European Commission approves single pill for HIV-1 treatment

European Commission approves single pill for HIV-1 treatment

The Janssen Pharmaceutical Companies of Johnson & Johnson have today announced that the European Commission has approved JULUCA® (dolutegravir/rilpivirine), a once daily single pill for the treatment of HIV-1.

Dolutegravir/rilpivirine is the first two-drug regimen, once-daily single pill for the treatment of HIV-1 in adults who are virologically suppressed on a stable antiretroviral regimen for at least six months with no history of virological failure and no known or suspected resistance to any non-nucleoside reverse transcriptase inhibitor (NNRTI) or integrase inhibitor.

Brian Woodfall, vice-president, global head late development, infectious diseases, Janssen research & development at LLC, said: “The European Commission decision for dolutegravir/rilpivirine marks a significant milestone in our 25-year commitment to make HIV history.

“At Janssen, the driving force behind our R&D efforts is to advance science and to discover and develop transformational medicines that advance health for humanity. We are proud to be combining our internal science with that of others to ensure optimised and individualised treatment options are available for those living with HIV-1.”
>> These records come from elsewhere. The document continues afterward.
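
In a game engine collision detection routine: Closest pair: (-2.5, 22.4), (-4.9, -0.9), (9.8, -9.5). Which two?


d(P0,P1) = 23.4233, d(P0,P2) = 34.1892, d(P1,P2) = 17.0309
Closest: P1 and P2

Closest pair: (-4.9, -0.9) and (9.8, -9.5), distance = 17.0309


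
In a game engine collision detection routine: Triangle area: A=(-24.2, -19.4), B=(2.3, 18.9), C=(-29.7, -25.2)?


Area = |x_A(y_B-y_C) + x_B(y_C-y_A) + x_C(y_A-y_B)|/2
= |(-1067.22) + (-13.34) + 1137.51|/2
= 56.95/2 = 28.475

28.475


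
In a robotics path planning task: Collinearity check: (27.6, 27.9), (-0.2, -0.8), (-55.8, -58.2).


Cross product: ((-0.2)-27.6)*((-58.2)-27.9) - ((-0.8)-27.9)*((-55.8)-27.6)
= 0

Yes, collinear


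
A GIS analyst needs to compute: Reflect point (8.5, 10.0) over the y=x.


Reflection over y=x: (x,y) -> (y,x)
(8.5, 10) -> (10, 8.5)

(10, 8.5)


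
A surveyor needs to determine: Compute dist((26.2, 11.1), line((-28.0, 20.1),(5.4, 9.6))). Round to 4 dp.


|cross product| = 268.5
|line direction| = sqrt(1225.81) = 35.0116
Distance = 268.5/sqrt(1225.81) = 7.6689

7.6689


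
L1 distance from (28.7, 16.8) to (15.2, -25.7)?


|28.7-15.2| + |16.8-(-25.7)| = 13.5 + 42.5 = 56

56


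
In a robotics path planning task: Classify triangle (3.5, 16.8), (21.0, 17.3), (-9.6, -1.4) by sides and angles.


Side lengths squared: AB^2=306.5, BC^2=1286.05, CA^2=502.85
Sorted: [306.5, 502.85, 1286.05]
By sides: Scalene, By angles: Obtuse

Scalene, Obtuse


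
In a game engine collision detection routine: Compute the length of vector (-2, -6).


|u| = sqrt((-2)^2 + (-6)^2) = sqrt(40) = 6.3246

6.3246


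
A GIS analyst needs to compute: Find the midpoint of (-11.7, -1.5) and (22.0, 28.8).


M = (((-11.7)+22)/2, ((-1.5)+28.8)/2)
= (5.15, 13.65)

(5.15, 13.65)


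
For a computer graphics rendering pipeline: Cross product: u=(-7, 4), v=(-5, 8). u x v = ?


u x v = u_x*v_y - u_y*v_x = (-7)*8 - 4*(-5)
= (-56) - (-20) = -36

-36


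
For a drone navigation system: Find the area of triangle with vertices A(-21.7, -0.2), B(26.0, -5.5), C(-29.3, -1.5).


Area = |x_A(y_B-y_C) + x_B(y_C-y_A) + x_C(y_A-y_B)|/2
= |86.8 + (-33.8) + (-155.29)|/2
= 102.29/2 = 51.145

51.145


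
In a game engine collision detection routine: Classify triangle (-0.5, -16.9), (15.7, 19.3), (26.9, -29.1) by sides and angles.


Side lengths squared: AB^2=1572.88, BC^2=2468, CA^2=899.6
Sorted: [899.6, 1572.88, 2468]
By sides: Scalene, By angles: Acute

Scalene, Acute


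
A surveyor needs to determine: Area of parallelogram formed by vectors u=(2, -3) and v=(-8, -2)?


|u x v| = |2*(-2) - (-3)*(-8)|
= |(-4) - 24| = 28

28


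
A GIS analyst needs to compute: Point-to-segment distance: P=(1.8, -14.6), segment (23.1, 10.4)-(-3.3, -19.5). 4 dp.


Project P onto AB: t = 0.8233 (clamped to [0,1])
Closest point on segment: (1.3653, -14.2162)
Distance: 0.5799

0.5799


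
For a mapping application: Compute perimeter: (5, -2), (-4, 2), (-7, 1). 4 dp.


Sides: (5, -2)->(-4, 2): sqrt(97) = 9.848858, (-4, 2)->(-7, 1): sqrt(10) = 3.162278, (-7, 1)->(5, -2): sqrt(153) = 12.369317
Sum = 25.380453
Perimeter = 25.3805

25.3805


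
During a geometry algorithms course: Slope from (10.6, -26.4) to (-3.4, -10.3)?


slope = (y2-y1)/(x2-x1) = ((-10.3)-(-26.4))/((-3.4)-10.6) = 16.1/(-14) = -1.15

-1.15


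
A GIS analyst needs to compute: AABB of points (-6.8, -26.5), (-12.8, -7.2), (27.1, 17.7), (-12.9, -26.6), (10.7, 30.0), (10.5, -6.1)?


x range: [-12.9, 27.1]
y range: [-26.6, 30]
Bounding box: (-12.9,-26.6) to (27.1,30)

(-12.9,-26.6) to (27.1,30)


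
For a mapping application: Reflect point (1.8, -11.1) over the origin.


Reflection over origin: (x,y) -> (-x,-y)
(1.8, -11.1) -> (-1.8, 11.1)

(-1.8, 11.1)


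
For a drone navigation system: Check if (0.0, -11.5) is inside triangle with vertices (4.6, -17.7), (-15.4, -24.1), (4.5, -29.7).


Cross products: AB x AP = -153.44, BC x BP = 336.98, CA x CP = 55.82
All same sign? no

No, outside


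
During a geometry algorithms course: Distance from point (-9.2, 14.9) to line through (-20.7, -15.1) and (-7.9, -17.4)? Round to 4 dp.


|cross product| = 410.45
|line direction| = sqrt(169.13) = 13.005
Distance = 410.45/sqrt(169.13) = 31.5609

31.5609


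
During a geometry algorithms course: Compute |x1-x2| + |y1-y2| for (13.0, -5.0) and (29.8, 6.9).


|13-29.8| + |(-5)-6.9| = 16.8 + 11.9 = 28.7

28.7


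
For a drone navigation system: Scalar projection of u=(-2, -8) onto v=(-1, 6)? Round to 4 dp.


u.v = -46, |v| = sqrt(37) = 6.0828
Scalar projection = u.v / |v| = -46 / sqrt(37) = -7.5624

-7.5624


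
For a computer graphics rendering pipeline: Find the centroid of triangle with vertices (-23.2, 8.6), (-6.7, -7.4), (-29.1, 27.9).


Centroid = ((x_A+x_B+x_C)/3, (y_A+y_B+y_C)/3)
= (((-23.2)+(-6.7)+(-29.1))/3, (8.6+(-7.4)+27.9)/3)
= (-19.6667, 9.7)

(-19.6667, 9.7)


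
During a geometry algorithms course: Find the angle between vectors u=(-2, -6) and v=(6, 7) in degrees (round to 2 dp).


u.v = -54, |u| = sqrt(40) = 6.3246, |v| = sqrt(85) = 9.2195
cos(theta) = u.v/(|u||v|) = -54/sqrt(3400) = -0.926092
theta = acos(-0.926092) = 157.83 degrees

157.83 degrees


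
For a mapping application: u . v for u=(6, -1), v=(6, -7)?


u . v = u_x*v_x + u_y*v_y = 6*6 + (-1)*(-7)
= 36 + 7 = 43

43


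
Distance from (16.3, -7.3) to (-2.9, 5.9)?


dx=-19.2, dy=13.2
d^2 = (-19.2)^2 + 13.2^2 = 542.88
d = sqrt(542.88) = 23.2998

23.2998


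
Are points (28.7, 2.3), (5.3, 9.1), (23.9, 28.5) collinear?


Cross product: (5.3-28.7)*(28.5-2.3) - (9.1-2.3)*(23.9-28.7)
= -580.44

No, not collinear


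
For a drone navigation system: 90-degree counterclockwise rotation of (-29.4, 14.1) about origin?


90° CCW: (x,y) -> (-y, x)
(-29.4,14.1) -> (-14.1, -29.4)

(-14.1, -29.4)


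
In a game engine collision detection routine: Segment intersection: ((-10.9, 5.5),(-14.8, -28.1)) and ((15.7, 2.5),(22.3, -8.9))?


Cross products: d1=-283.44, d2=-549.66, d3=905.46, d4=1171.68
d1*d2 < 0 and d3*d4 < 0? no

No, they don't intersect


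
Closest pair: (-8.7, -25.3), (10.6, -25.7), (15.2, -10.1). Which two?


d(P0,P1) = 19.3041, d(P0,P2) = 28.324, d(P1,P2) = 16.2641
Closest: P1 and P2

Closest pair: (10.6, -25.7) and (15.2, -10.1), distance = 16.2641


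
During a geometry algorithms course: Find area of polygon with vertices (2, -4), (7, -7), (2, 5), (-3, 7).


Shoelace sum: (2*(-7) - 7*(-4)) + (7*5 - 2*(-7)) + (2*7 - (-3)*5) + ((-3)*(-4) - 2*7)
= 90
Area = |90|/2 = 45

45


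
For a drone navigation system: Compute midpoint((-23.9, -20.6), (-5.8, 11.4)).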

About dolutegravir/rilpivirine

Dolutegravir/rilpivirine is a combination of two antiretrovirals within a single-pill regimen, resulting in people living with HIV-1 having less drug exposure, all the while maintaining the efficiency of the traditional three-drug regimens at 48 weeks.

Dr Josep M Libre, of the Infectious Diseases Department at the University Hospital Germans Trias i Pujol, Badalona, Barcelona, Spain, said: “Dolutegravir/rilpivirine signifies an evolution in HIV-1 treatment options by combining two antiretrovirals into a once-daily single pill.

“It maintains the efficacy of a three-drug regimen but reduces the number of antiretrovirals, along with their potential toxicities, that virologically suppressed HIV-1 patients have to take and are therefore exposed to in the long term.”

This approval offers another treatment option to the 810,000 people estimated to be living with HIV in Europe. It follows the positive opinion from the European Medicines Agency (EMA) Committee for Medicinal Products for Human Use (CHMP) on 22 March 2018.